New Batch – Orange Milk
11.1.18 by Ryan Masteller

On November 6, 2018, I will be at my local polling place filling in tiny circles on a ballot while I hope feverishly for an end to madness. But…

This is instead about what’s happening four days before November 6 – on November 2, in fact, if my math is correct. [ED: It checks out.] Because November 2 is going to be the day that determines what I’m going to be listening to on my headphones as I try to keep my pencil from scribbling outside the lines of those really – and I mean seriously – minuscule bubbles next to the people I’m hoping end up in office for the next term. (I feel like I’m taking a scholastic aptitude test or ordering off a sushi menu when I vote. I may need bifocals.)
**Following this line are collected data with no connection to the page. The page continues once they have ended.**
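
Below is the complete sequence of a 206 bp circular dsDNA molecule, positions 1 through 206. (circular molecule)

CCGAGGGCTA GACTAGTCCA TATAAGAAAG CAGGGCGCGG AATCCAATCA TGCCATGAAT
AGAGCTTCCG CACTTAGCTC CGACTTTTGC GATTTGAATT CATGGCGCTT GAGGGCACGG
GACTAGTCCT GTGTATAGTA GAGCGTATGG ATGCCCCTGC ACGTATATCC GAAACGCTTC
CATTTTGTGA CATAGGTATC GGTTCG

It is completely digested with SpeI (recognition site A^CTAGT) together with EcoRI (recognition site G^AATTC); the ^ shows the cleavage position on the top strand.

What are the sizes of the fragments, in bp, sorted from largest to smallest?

96, 84, 26 bp

SpeI sites (ACTAGT) start at positions 12, 122.
SpeI cuts after the first base of each site, so after positions 12, 122.
The EcoRI site (GAATTC) starts at position 96.
EcoRI cuts after the first base of each site, so after position 96.
Combined cut positions: 12, 96, 122.
Circular molecule, 3 cuts → 3 fragments:
  13–96 → 84 bp
  97–122 → 26 bp
  123–206 then 1–12 → 84 + 12 = 96 bp
Sorted largest to smallest: 96, 84, 26 bp.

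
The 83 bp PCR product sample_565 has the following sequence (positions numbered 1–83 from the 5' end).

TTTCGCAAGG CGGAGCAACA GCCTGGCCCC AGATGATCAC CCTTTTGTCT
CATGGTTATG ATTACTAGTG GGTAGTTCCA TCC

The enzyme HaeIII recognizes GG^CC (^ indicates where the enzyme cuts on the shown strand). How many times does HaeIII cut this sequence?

GGCC occurs starting at position 25.
HaeIII cuts at 1 site.

1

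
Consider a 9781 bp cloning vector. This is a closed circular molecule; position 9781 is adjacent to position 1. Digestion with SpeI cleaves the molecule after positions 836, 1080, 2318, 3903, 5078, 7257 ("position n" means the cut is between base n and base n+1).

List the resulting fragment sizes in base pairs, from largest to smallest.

3360, 2179, 1585, 1238, 1175, 244 bp

Circular molecule, 6 cuts → 6 fragments:
  1080 − 836 = 244 bp
  2318 − 1080 = 1238 bp
  3903 − 2318 = 1585 bp
  5078 − 3903 = 1175 bp
  7257 − 5078 = 2179 bp
  wrap: 9781 − 7257 + 836 = 3360 bp
Sorted largest to smallest: 3360, 2179, 1585, 1238, 1175, 244 bp.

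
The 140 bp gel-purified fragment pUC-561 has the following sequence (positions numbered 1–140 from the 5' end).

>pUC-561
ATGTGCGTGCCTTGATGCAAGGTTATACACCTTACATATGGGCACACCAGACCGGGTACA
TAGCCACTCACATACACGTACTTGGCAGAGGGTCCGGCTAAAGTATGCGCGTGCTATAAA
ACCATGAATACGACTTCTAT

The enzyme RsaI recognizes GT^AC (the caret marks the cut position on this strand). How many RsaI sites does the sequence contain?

GTAC occurs starting at positions 56, 78.
RsaI cuts at 2 sites.

2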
November 2: it is on this day that the next Orange Milk batch ships out to the world.

MIC. DROP.

And as we all know, music released on Orange Milk isn’t super conducive to body parts or limbs staying still and not jerking out in various random directions. Still, that’s what I’m gonna listen to. I pray for this country.

SHOEG – Container
Carlos Martorell is Shoeg, a Barcelona-based sound artist whose “Container” is composed of two sidelong collections of “Movements” (1–17 on the A-side, 18–25 on the B). The sides unfold like longform introspective meditations punctuated by perception-shattering bursts of digital noise. Imagine standing on the deck of a container ship (wonder why I thought of that?) or, maybe more accurately, an aircraft carrier – a big damn ship at any rate. Imagine standing there a long time, so long, in fact, that the only way to truly express the time spent standing there is through time-lapse photography, the sensation of unending ocean firing optically through your consciousness. The waves undulate gently and periodic white clouds pass tranquilly overhead across a blazing blue sky. Every now and then an F-16 fighter jet takes off on a test mission.
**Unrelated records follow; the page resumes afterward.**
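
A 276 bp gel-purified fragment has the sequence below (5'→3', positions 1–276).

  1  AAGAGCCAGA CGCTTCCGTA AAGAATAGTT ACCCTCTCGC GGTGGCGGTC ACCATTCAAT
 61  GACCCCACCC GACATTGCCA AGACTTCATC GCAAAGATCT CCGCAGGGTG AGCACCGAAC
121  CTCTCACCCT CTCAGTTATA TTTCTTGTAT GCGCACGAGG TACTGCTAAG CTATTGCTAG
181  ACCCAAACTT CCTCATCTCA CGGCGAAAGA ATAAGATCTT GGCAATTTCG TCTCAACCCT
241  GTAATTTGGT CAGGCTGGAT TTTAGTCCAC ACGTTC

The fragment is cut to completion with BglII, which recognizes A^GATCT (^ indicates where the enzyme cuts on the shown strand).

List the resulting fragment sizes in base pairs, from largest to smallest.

BglII sites (AGATCT) start at positions 95, 214.
BglII cuts after the first base of each site, so after positions 95, 214.
Linear molecule, 2 cuts → 3 fragments:
  1–95 → 95 bp
  96–214 → 119 bp
  215–276 → 62 bp
Sorted largest to smallest: 119, 95, 62 bp.

119, 95, 62 bp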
METORONORI メトロノリ – メトロノリ works 14​-​18 ペール
Do we expect glistening pop music from Orange Milk? Well, we probably should. Hikari Okuyama composes delicious, vibrant, and colorful tunes that dance across the DIY spectrum from the aforementioned pop to glitch to microhouse to off-kilter lounge to burbling sound art. It’s really a cornucopia of stylistic wonder, which is pretty appropriate given our proximity to that cornucopia-celebrating American holiday we call Thanksgiving. Like fractured watercolor or glasswork, Okuyama’s music gleams like light is hitting it constantly, separating it into distinct prismatic patterns. Okuyama’s vocals tie it all together, her gentle voice wisping across her auditory landscape like a specter in a dream. This is inventive ear candy at its best.

PAJJAMA – womb
Norwegian prog goofballs Pajjama released their first tape, “Starch,” on Orange Milk waaaaaay back in 2012 (most of you readers were still babies back then). Today, the band rewinds to the time BEFORE you were babies, back when you were in the womb, with “womb.” But this ain’t no amniotic sac in which you float in stasis – no, “womb” is a technical beast, a massive hybrid of band interplay and digital fuckery that shifts as often as… I’m drawing a blank on something that shifts a lot. (I was gonna do a car comparison, but most cars are automatic these days. Don’t even get me started on Teslas.) Let’s just say that there are many, many shifts, many moods, many tones, many themes, all crammed into a single immense composition spread across the two sides. So if your idea of a good time is the “Thief” soundtrack filtered through a Gameboy, then you’re going to be the biggest Pajjama fan in the world!

TIGER VILLAGE – Tact
Tim Thornton is no stranger to this site, as he haunts our social media presence relentlessly like an unbusted poltergeist (recycled reference alert!). As Tiger Village, he haunts the Orange Milk catalog with “Tact,” a stuttering, globular collection of melted tracks and crisp beats, simultaneously propulsive and stuck in syrup. He does all this while utilizing “user-hostile gear,” wrangling innovative sounds from annoying sources. The tunes poke at you from your speakers, EQ spikes puncturing at you like they were corporeal or something – I found myself ducking constantly in my chair as I listened to “Tact” while working, never sure whether I was going to be shot through with the digital equivalent of porcupine needles. Terrifying? Not sure I’d use that word. Exhilarating? Ah, there it is.

Remember – these tapes drop on Orange Milk November 2, and Election Day is November 6!